One of the severely debilitating and fatal subtypes of hemorrhagic stroke is intracerebral hemorrhage (ICH), which lacks an adequate cure at present. The Zhilong Huoxue Tongyu (ZLHXTY) capsule has been utilized effectively since last decade to treat ICH, in some provinces of China but the scientific basis for its mechanism is lacking.

ZLHXTY capsules possess an intrinsic antioxidant potential that can modulate the ICH-induced redox imbalance in the brain as revealed by the normalization of Nrf2 and its downstream antioxidant targets.

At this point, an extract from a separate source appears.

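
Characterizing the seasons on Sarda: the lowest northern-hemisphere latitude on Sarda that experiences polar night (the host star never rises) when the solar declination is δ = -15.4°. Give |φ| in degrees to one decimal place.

|φ| = 74.6°

Polar night requires cos H₀ = −tan φ tan δ ≥ 1, i.e. tan φ tan δ ≤ −1.
The boundary is |tan φ| · |tan δ| = 1, so |φ| = 90° − |δ| = 90° − 15.4° = 74.6° in the northern hemisphere.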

Autologous blood injection model of ICH in C57BL/6J mice was employed. Three treatment groups received ZLHXTY once daily through oral gavage at doses 0.35 g/kg, 0.7 g/kg, and 1.4 g/kg, started after 2 h and continued for 72 h of ICH induction. The neurological outcome was measured using a balance beam test. Serum was tested for inflammatory markers IL-1β, IL-6, and TNF-α through ELISA, oxidative stress through hydrogen peroxide content assay, and antioxidant status by total antioxidant capacity (T-AOC) assay. Nuclear extract from brain tissue was assayed for Nrf2 transcriptional factor activity. RT-qPCR was performed for Nfe2l2, Sod1, Hmox1, Nqo1, and Mgst1; and Western blotting for determination of protein expression of Nrf2, p62, Pp62, Keap, HO1, and NQO1. Fluoro-jade C staining was also used to examine neuronal damage.

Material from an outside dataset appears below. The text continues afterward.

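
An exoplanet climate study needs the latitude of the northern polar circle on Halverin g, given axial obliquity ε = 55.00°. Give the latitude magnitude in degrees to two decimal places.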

To investigate the neuroprotective role of ZLHXTY capsules for ICH-induced oxidative injury through the regulation of redox imbalance with the Nrf2 signaling pathway.

ZLHXTY capsule treatment following ICH demonstrated a protective effect against oxidative brain injury. Neurological scoring showed improvement in behavioral outcomes. ELISA-based identification demonstrated a significant decline in the expression of serum inflammatory markers. Hydrogen peroxide content in serum was found to be reduced. The total antioxidant capacity was also reduced in serum, but the ZLHXTY extract showed a concentration-dependent increase in T-AOC speculating at its intrinsic antioxidant potential. Nrf2 transcriptional factor activity, mRNA and protein expression analyses revealed normalization of Nrf2 and its downstream targets, which were previously elevated as a result of oxidative stress induced by ICH. Neuronal damage was also reduced markedly after ZLHXTY treatment as revealed by Fluoro-jade C staining.